De mon côté, je n’ai jamais pratiqué l’art thérapie en tant que patiente, cependant, j’ai réalisé quelques ateliers expérimentaux dans un cadre scolaire qui m’ont permis d’étudier les processus mis en jeu au cours de ces ateliers. Il faut savoir qu’en art thérapie le cadre est primordial. Dans quel lieu sera réalisé l’atelier ? S’agira t-il de travailler en groupe ou de manière individuelle ? Qui seront les patients ? Quelles sont les indications ? Quelle sera la fréquence des ateliers ? Quels objectifs définissons nous ? Que deviendra l’oeuvre créée? Quelles sont les approches théoriques choisies afin d’étudier les processus ? Toutes ces questions sont selon moi indispensables pour mettre en place un atelier d’art thérapie.

Photo : C. Pierre Magne

Photo : C. Pierre Magne

Afin de mieux percevoir ce phénomène, Colyne Mahieu témoigne de sa propre expérience en art-thérapie. En effet, elle rêvait depuis toute petite de faire de la photo. Se trouvant trop petite et pas assez jolie, elle décide malgré tout de tenter sa chance en tant que modèle. « La première séance photo a tout changé » affirme t-elle. Elle prend alors confiance en elle et accepte petit à petit ses complexes. « J’ai continué la photo, puis un jour j’ai décidé de commencer à faire du nue ». Elle me confie que grâce à ces quelques clichés, la vision qu’elle pouvait avoir de son corps a totalement changée.
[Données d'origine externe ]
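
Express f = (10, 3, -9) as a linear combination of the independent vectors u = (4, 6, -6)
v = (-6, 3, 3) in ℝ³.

Write f = a₁u + a₂v and equate components.
The system has the unique solution (a₁, a₂) = (1, -1).

f = u - v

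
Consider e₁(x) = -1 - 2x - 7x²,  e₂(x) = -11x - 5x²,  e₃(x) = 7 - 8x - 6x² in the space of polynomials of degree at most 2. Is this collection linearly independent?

Take coordinates with respect to the standard basis {1, x, x²}.
Row-reduce the matrix whose columns are e₁, e₂, e₃.
The reduction yields 3 nonzero rows, so the rank is 3.
Since rank = 3 (the number of vectors), the set is linearly independent.

linearly independent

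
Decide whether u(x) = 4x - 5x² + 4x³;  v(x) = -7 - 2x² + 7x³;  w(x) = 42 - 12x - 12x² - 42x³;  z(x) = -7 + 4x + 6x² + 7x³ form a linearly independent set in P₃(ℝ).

linearly dependent

Take coordinates with respect to the standard basis {1, x, …, x³}.
The matrix [u|v|w|z] has determinant 0.
A zero determinant means the columns are linearly dependent.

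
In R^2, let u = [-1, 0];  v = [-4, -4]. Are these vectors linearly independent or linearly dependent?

Place the vectors as rows of a 2×2 matrix and reduce to echelon form.
The reduction yields 2 nonzero rows, so the rank is 2.
Since rank = 2 (the number of vectors), the set is linearly independent.

linearly independent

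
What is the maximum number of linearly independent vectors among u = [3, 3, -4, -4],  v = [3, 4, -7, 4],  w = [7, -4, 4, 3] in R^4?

3

Row-reduce the 3×4 matrix with these as rows.
There are 3 pivot columns, so rank = 3.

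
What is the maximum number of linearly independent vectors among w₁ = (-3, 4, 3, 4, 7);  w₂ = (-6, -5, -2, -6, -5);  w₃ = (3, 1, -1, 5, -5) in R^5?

3

Form the matrix with w₁, w₂, w₃ as columns and reduce.
Reduction leaves 3 leading entries, giving rank 3.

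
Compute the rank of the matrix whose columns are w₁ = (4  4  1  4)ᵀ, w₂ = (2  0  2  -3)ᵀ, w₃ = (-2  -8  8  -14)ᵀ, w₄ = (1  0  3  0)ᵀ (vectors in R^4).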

Colyne accepte aujourd’hui parfaitement ses formes. « Ce qui me plait dans la photo, c’est de me trouver jolie sur l’appareil photo alors que dans mon miroir je remarque tous mes petits défauts, le photographe a su me rendre belle et a rendu possible le fait qu’aujourd’hui j’accepte mon corps. J’ai une véritable confiance en moi et en l’image que je peux renvoyer, cela n’aurait jamais été possible si je ne m’étais pas lancée dans la photo ».